1. If f is a uniformly continuous function on a bounded set S, then f is a bounded on S

Here's my attempt:

Assume to the contrary that $f$ is a uniformly continuous function on a bounded set $S$ but $f$ is unbounded on $S$. Then there exists a sequence $(s_{n})\in S$ such that $|f(s_{n})|\ge n$ for all $n\in \mathbb{N}$. Since $(s_{n})$ is a bounded sequence, there exists a subsequence $(s_{n_{k}})$ that is a Cauchy sequence. Since $f$ is uniformly continuous and $(s_{n_{k}})$ is a Cauchy sequence in $S$, then $(f(s_{n_{k}}))$ is a Cauchy sequence. So $(f(s_{n_{k}}))$ converges to some real number.
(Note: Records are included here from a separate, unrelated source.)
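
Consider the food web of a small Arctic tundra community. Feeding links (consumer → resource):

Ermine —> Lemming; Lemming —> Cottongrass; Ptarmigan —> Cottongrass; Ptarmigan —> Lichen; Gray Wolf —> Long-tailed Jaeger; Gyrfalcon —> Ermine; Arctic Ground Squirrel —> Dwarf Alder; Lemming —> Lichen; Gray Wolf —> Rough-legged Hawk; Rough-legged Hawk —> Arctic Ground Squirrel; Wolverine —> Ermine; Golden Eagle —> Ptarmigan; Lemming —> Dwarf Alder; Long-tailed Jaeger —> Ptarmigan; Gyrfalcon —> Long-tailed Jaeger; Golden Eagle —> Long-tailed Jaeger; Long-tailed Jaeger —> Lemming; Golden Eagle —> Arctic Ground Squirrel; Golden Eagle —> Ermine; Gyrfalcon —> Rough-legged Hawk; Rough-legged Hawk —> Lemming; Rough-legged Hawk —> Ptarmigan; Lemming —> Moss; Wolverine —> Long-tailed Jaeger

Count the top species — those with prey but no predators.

4

Top species (has prey, but nothing eats it): Gyrfalcon, Golden Eagle, Wolverine, Gray Wolf.
Count: 4.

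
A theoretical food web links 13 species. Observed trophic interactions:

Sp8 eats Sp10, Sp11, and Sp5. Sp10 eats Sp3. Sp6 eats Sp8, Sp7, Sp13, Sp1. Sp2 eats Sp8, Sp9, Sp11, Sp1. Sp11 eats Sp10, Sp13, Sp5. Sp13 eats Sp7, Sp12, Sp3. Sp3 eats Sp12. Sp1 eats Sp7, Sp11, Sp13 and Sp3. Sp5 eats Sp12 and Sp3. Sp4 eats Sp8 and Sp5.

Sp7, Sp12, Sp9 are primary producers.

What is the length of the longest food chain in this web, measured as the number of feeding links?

One longest chain: Sp12 → Sp3 → Sp10 → Sp11 → Sp8 → Sp6.
It has 6 species and 5 links.

5 links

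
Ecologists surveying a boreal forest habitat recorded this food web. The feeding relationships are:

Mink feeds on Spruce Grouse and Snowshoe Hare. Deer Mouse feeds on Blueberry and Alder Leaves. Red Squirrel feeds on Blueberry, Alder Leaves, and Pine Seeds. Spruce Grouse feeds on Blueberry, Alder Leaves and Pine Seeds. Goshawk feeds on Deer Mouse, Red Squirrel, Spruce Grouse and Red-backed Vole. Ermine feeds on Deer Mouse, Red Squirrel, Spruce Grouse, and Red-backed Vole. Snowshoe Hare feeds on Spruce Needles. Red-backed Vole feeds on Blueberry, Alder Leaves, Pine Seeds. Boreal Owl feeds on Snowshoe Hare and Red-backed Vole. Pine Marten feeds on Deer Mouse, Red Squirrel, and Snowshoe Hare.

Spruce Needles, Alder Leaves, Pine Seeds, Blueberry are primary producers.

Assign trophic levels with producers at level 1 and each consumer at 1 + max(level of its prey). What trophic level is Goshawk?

Alder Leaves is a producer → level 1.
Red-backed Vole eats Alder Leaves (level 1); other prey at levels: Pine Seeds 1, Blueberry 1 → level 2.
Goshawk eats Red-backed Vole (level 2); other prey at levels: Red Squirrel 2, Spruce Grouse 2, Deer Mouse 2 → level 3.

Trophic level 3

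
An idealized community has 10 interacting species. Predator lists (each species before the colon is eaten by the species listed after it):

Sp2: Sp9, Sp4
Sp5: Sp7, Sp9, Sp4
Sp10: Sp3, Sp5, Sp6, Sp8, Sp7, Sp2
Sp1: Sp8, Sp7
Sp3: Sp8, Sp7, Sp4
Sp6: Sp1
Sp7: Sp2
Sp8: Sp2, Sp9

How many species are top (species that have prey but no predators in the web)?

2

Top species (has prey, but nothing eats it): Sp9, Sp4.
Count: 2.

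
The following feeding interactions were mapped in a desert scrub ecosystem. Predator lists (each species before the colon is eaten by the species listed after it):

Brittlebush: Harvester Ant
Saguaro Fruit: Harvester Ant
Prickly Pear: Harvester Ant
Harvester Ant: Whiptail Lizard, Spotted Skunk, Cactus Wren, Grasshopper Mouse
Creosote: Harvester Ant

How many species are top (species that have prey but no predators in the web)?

Top species (has prey, but nothing eats it): Whiptail Lizard, Spotted Skunk, Cactus Wren, Grasshopper Mouse.
Count: 4.

4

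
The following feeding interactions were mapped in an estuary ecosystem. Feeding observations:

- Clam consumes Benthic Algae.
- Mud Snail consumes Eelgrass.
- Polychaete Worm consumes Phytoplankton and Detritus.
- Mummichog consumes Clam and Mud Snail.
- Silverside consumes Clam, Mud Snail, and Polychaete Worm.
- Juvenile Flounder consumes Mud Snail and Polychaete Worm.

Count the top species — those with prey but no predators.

Top species (has prey, but nothing eats it): Silverside, Juvenile Flounder, Mummichog.
Count: 3.

3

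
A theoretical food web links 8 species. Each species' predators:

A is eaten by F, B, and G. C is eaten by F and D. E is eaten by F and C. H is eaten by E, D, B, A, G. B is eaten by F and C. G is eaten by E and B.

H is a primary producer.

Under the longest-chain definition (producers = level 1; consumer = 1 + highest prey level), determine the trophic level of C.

Trophic level 5

H is a producer → level 1.
A eats H → level 2.
G eats A (level 2); other prey at levels: H 1 → level 3.
E eats G (level 3); other prey at levels: H 1 → level 4.
C eats E (level 4); other prey at levels: B 4 → level 5.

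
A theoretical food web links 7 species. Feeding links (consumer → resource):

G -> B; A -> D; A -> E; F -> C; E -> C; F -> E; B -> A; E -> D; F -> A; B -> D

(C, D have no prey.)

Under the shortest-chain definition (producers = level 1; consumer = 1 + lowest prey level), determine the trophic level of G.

D is a producer → level 1.
B eats D → level 2.
G eats B → level 3.
No prey of G is below level 2, so 3 is the minimum.

Trophic level 3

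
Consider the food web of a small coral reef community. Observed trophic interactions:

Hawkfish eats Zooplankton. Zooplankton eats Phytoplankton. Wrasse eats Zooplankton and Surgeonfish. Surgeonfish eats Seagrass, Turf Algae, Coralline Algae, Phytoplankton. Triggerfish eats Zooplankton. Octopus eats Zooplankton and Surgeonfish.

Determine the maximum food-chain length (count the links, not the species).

One longest chain: Phytoplankton → Zooplankton → Triggerfish.
It has 3 species and 2 links.

2 links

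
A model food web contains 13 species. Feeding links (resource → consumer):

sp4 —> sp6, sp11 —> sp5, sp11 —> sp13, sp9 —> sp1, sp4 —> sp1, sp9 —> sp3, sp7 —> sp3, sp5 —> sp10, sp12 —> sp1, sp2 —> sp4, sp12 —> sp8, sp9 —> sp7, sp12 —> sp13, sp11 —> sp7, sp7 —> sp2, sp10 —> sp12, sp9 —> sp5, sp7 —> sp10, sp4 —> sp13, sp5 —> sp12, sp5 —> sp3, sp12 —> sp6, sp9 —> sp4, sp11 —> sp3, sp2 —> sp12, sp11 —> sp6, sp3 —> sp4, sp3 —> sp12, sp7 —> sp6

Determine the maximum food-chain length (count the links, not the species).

One longest chain: sp9 → sp5 → sp3 → sp12 → sp8.
It has 5 species and 4 links.

4 links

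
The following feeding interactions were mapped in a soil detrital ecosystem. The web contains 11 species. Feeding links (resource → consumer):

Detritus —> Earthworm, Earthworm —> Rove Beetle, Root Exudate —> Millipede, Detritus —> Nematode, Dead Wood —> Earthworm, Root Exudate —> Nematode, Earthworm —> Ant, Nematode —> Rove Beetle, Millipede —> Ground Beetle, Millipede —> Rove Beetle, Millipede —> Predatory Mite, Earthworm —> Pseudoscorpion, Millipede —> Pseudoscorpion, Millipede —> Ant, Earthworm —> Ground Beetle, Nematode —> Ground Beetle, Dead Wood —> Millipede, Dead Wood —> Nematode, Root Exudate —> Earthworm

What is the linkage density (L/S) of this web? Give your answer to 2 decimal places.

L/S = 1.73

There are L = 19 links among S = 11 species.
L/S = 19/11 = 1.7273 ≈ 1.73.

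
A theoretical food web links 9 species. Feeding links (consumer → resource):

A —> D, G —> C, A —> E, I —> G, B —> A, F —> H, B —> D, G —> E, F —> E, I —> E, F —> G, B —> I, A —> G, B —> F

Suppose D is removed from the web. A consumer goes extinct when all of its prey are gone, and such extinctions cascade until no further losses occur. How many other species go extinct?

Remove D.
Every predator of it retains at least one other prey: A still has E, G; B still has F, I, A.
No consumer loses all prey, so no secondary extinctions occur.

0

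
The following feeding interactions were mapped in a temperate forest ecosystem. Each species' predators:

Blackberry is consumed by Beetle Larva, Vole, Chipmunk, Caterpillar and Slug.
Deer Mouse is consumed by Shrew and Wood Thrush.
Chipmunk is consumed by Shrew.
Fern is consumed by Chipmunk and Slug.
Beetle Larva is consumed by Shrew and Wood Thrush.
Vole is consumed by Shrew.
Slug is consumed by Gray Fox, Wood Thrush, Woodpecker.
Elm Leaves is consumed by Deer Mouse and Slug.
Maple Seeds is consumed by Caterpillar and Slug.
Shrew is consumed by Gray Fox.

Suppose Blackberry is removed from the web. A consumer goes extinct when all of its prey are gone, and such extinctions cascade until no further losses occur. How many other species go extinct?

Remove Blackberry.
Round 1: Beetle Larva (all prey gone), Vole (all prey gone) → extinct.
No further losses. Total secondary extinctions: 2.

2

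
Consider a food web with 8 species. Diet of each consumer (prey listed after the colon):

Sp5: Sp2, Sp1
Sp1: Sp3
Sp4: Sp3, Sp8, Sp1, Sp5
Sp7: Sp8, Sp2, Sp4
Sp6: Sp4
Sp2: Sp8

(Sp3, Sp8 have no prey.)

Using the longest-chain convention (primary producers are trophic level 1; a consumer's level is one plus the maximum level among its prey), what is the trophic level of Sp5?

Trophic level 3

Sp8 is a producer → level 1.
Sp2 eats Sp8 → level 2.
Sp5 eats Sp2 (level 2); other prey at levels: Sp1 2 → level 3.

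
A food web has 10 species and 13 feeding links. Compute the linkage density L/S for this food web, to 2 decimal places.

L/S = 1.30

There are L = 13 links among S = 10 species.
L/S = 13/10 = 1.3000 ≈ 1.30.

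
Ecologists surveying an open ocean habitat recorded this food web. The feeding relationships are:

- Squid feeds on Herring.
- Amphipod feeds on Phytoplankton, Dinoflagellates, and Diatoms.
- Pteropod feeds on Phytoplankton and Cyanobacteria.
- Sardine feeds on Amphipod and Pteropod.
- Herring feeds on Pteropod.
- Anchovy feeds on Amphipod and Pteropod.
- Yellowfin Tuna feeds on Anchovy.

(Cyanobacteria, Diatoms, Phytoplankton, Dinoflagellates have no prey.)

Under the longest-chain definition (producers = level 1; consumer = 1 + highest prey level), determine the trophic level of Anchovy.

Trophic level 3

Diatoms is a producer → level 1.
Amphipod eats Diatoms (level 1); other prey at levels: Phytoplankton 1, Dinoflagellates 1 → level 2.
Anchovy eats Amphipod (level 2); other prey at levels: Pteropod 2 → level 3.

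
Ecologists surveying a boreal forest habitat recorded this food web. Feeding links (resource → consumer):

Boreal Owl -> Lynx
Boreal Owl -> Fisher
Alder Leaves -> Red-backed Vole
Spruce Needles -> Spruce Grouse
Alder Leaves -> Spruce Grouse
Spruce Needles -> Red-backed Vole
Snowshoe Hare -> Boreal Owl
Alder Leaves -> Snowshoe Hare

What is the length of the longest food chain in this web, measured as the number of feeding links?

One longest chain: Alder Leaves → Snowshoe Hare → Boreal Owl → Lynx.
It has 4 species and 3 links.

3 links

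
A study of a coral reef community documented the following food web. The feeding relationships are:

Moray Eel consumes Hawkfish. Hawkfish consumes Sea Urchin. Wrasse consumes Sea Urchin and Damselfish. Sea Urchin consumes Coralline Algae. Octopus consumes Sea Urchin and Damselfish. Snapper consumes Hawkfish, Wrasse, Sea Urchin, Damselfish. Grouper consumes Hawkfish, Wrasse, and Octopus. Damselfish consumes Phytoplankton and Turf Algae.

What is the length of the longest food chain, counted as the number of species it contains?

One longest chain: Coralline Algae → Sea Urchin → Hawkfish → Moray Eel.
It has 4 species and 3 links.

4 species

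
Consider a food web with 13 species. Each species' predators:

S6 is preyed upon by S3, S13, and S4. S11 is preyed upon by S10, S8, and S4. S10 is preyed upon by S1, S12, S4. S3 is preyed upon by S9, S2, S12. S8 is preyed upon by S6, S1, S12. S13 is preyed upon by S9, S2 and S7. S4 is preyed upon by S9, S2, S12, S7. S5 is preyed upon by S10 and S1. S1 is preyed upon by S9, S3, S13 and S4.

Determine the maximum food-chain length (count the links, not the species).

One longest chain: S11 → S10 → S1 → S3 → S12.
It has 5 species and 4 links.

4 links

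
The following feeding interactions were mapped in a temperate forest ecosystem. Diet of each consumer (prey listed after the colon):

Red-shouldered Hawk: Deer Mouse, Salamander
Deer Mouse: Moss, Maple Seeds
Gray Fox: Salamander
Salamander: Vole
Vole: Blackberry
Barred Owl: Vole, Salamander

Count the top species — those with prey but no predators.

3

Top species (has prey, but nothing eats it): Gray Fox, Red-shouldered Hawk, Barred Owl.
Count: 3.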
But $|f(s_{n_{k}})|\ge n_{k}$ for all $n_{k}\in \mathbb{N}$ as well, which is a contradiction. Q.E.D.

Is this correct? Thanks.

2. Originally Posted by Pinkk
Here's my attempt:

Assume to the contrary that $f$ is a uniformly continuous function on a bounded set $S$ but $f$ is unbounded on $S$. Then there exists a sequence $(s_{n})\in S$ such that $|f(s_{n})|\ge n$ for all $n\in \mathbb{N}$. Since $(s_{n})$ is a bounded sequence, there exists a subsequence $(s_{n_{k}})$ that is a Cauchy sequence. Since $f$ is uniformly continuous and $(s_{n_{k}})$ is a Cauchy sequence in $S$, then $(f(s_{n_{k}}))$ is a Cauchy sequence. So $(f(s_{n_{k}}))$ converges to some real number. But $|f(s_{n_{k}})|\ge n_{k}$ for all $n_{k}\in \mathbb{N}$ as well, which is a contradiction. Q.E.D.

Is this correct? Thanks.
Looks good to me.

Another way to look at it might be as follows:

Since $f$ is unif. cont. we may choose a $\delta$ such that $|x-y|<\delta\implies |f(x)-f(y)|<1$.

Now notice that since $S$ is bounded we have that $S\subseteq [-M,M]$ for some $M>0$. But, this latter set is compact and thus we may cover it with finitely many intervals of the form $I_1,\cdots,I_n$ such that $\text{diam }I_k<\frac{\delta}{2}$. Let $I_{\alpha_1},\cdots,I_{\alpha_m}$ be those that intersect $S$. Choose $x_k\in I_{\alpha_k}\cap S$ then $I_{\alpha_k}\subseteq B_{\frac{\delta}{2}}(x_k)$. It follows that $B_{\frac{\delta}{2}}(x_1),\cdots,B_{\frac{\delta}{ 2}}(x_m)$ cover $S$.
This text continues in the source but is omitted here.